My degree gave me confidence in my physics abilities
What did you enjoy most about your degree?
I enjoyed how multidisciplinary the course was. The Physics with Medical Physics MPhys degree covers modules in bioengineering and computer science, alongside the broad range of physics modules offered by the department.
What are you doing now and how did you get into that role?
I am currently on the NHS Scientist Training Programme (STP) in Liverpool working towards becoming a clinical scientist in medical physics. It’s a 3 year graduate scheme consisting of on the job training combined with an MSc in Clinical Science. I applied for it in January 2020 during my final year at Sheffield, and after some changes to the interview process I had a video interview in May 2020. My first year has been spent working in each of the medical physics departments in the hospital (radiotherapy, imaging, radiation safety) to get a feel for what I would want to specialise in. My current plan is to specialise in non-ionising imaging, which includes MRI and ultrasound.
What did you do for your third and fourth year projects?

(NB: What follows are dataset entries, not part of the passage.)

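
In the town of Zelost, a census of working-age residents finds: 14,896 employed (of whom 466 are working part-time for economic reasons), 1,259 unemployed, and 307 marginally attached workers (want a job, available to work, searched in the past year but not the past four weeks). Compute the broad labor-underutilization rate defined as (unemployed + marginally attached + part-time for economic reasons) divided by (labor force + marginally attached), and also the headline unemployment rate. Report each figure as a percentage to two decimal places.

Labor force = 14,896 + 1,259 = 16,155.
Numerator = 1,259 + 307 + 466 = 2,032.
Denominator = 16,155 + 307 = 16,462.
Broad rate = 2,032 / 16,462 = 12.34%.
Headline unemployment rate = 1,259 / 16,155 = 7.79%.

Broad underutilization rate ≈ 12.34%; headline unemployment rate ≈ 7.79%.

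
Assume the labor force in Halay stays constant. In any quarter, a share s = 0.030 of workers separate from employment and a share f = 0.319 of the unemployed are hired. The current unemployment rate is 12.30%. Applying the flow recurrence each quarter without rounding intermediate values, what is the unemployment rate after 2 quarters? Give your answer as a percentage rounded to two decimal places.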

My third year project was working on a device that was being developed to calibrate Doppler ultrasound probes, known as the Ring Vortex Phantom. My project partner and I were creating complex flows in a tank of water and filming them to analyse their characteristics such as speed and dimensions. This data could then be used to inform what the Doppler ultrasound probe would be expected to detect. My fourth year project was still working on developing this product, this time trying to characterise the ultrasound beam emitted from a simple Doppler probe in order to inform further work on the Ring Vortex Phantom. I really enjoyed working on something that was of use to others, as it motivated me to get the very best results possible.

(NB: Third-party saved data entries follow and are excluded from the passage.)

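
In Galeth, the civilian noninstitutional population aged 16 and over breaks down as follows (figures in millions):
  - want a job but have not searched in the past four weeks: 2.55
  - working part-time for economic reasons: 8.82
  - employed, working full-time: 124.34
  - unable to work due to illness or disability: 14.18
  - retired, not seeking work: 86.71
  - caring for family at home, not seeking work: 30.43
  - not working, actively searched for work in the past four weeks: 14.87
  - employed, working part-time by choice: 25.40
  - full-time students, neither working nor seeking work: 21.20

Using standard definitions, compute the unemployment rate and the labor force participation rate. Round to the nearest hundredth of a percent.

Employed = 8.82 + 124.34 + 25.40 = 158.56 million (anyone who worked, including part-time for economic reasons, counts as employed).
Unemployed = 14.87 million.
Labor force = 158.56 + 14.87 = 173.43 million.
Not in labor force = 2.55 + 14.18 + 86.71 + 30.43 + 21.20 = 155.07 million (those not working and not actively searching are outside the labor force — including those who want a job but have given up searching).
Civilian working-age population = 173.43 + 155.07 = 328.50 million.
Unemployment rate = 14.87 / 173.43 = 8.57%.
Labor force participation rate = 173.43 / 328.50 = 52.79%.

Unemployment rate ≈ 8.57%; labor force participation rate ≈ 52.79%.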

How has your degree helped you in your career?
My degree gave me confidence in my physics abilities, which have been very useful in my career thus far. A lot of my work is self-led, so having this confidence means I have been able to get on with my work without wasting time or seeking help from others. During my degree, I worked with a broad range of people because the Medical Physics component involves studying modules from various departments. This has helped me in my career as now I have the ability to work with people from different disciplines and backgrounds, something which is essential in hospital settings.

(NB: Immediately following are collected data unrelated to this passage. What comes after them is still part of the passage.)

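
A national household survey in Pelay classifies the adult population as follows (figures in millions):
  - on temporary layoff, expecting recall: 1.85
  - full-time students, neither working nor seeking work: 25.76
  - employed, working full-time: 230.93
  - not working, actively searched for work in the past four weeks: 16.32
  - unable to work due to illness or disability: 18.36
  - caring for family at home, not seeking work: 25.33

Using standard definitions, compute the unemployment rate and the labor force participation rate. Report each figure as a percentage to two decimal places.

Employed = 230.93 million.
Unemployed = 1.85 + 16.32 = 18.17 million (jobless and actively searching, or on temporary layoff).
Labor force = 230.93 + 18.17 = 249.10 million.
Not in labor force = 25.76 + 18.36 + 25.33 = 69.45 million (those not working and not actively searching are outside the labor force).
Civilian working-age population = 249.10 + 69.45 = 318.55 million.
Unemployment rate = 18.17 / 249.10 = 7.29%.
Labor force participation rate = 249.10 / 318.55 = 78.20%.

Unemployment rate ≈ 7.29%; labor force participation rate ≈ 78.20%.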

What skills did you develop during your course?
Scientific skills I developed include mathematics, experimental design, and advanced coding. Transferable skills I developed include report writing, teamwork (from group projects), and oral presentation skills.
What do you miss most about Sheffield?
Definitely the people! The department and the city both have a very friendly atmosphere, and there is always someone willing to help you out if you need it. Also, I miss the beautiful stunning Peak District National Park, which surrounds the city.
What would you say to a prospective student considering studying Physics with Medical Physics at Sheffield?
I would definitely recommend the course because it shows how physics can be used to improve human health - my degree has inspired me to pursue a career in this field. Working in Medical Physics feels incredibly rewarding, and it provides lots of opportunities to perform fun practical work. Also, around 70% of modules in the first three years are in core physics, which means students get to learn about some amazing physics without medical applications.